Making electricity available to every Iowan

In 1976, the Iowa Legislature passed Senate File (SF) 1258, which created assigned electric service territories. The legislation’s goal was “to encourage the development of coordinated statewide electric service at retail, to eliminate or avoid unnecessary duplication of electric utility facilities, and to promote economical, efficient and adequate electric service to the public.”

Let’s break this down. First, the Iowa Legislature desired a coordinated statewide retail electric service system ready to serve Iowans. SF 1258 accomplished this goal by ensuring that every square foot of Iowa had an electric utility obligated to provide electric service upon request. Electricity is available to every Iowan no matter where they choose to live, work, vacation or adventure.

Second, the Iowa Legislature wanted to eliminate or avoid unnecessary duplication of electric utility facilities. SF 1258 achieved this by assigning a single electric utility to serve within the assigned service territory. This means that only one set of substations, power lines and transformers are installed to serve every home and business in a service territory. Imagine the cluttered landscape of several sets of substations, power lines and transformers in your community if multiple utilities provided electric service in your neighborhood.

Finally, the Iowa Legislature set out to promote economical, efficient and adequate electric service to the public. SF 1258 advanced economic electric service by reducing potential expenses related to duplication of electric facilities. Additionally, the legislation promoted efficiency by reducing the electric facilities installed and by establishing service territories based on existing facilities already installed.

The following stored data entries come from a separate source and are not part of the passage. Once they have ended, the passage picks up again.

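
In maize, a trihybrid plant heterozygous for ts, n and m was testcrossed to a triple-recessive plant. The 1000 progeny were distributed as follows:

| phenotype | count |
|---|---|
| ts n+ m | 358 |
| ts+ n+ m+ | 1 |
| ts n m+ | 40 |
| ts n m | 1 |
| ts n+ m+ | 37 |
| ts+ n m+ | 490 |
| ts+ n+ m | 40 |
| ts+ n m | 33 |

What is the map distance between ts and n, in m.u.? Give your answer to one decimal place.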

Assigned service territories increase electric reliability

Although the Iowa Legislature didn’t set out to increase reliability by creating assigned service territories, SF 1258 accomplished that as well. According to a 2021 utility report, “At the Precipice: The Perils of Utility Restructuring,” published in 2021 by the highly respected law firm Wilkinson Barker Knauer, LLP, “Deregulation may make power cheaper for some major electricity buyers like Big Tech, but it increases costs for the average consumer, all while sacrificing reliability. In fact, nine out of 10 states in the continental U.S. with the highest utility costs have fully restructured markets with retail choice. Deregulation proponents also claim that the approach is clean and green. In reality, these restructured models offer little incentive for the kind of large-scale investment in clean energy technology that we’ll need to meet the demands of a changing climate.”

For more than 45 years, Iowa’s assigned service territory laws have reinforced reliable and affordable electric utility service. Efforts to weaken or eliminate these laws will only harm rural Iowans. 

Ethan Hohenadel is the director of regulatory affairs for the Iowa Association of Electric Cooperatives.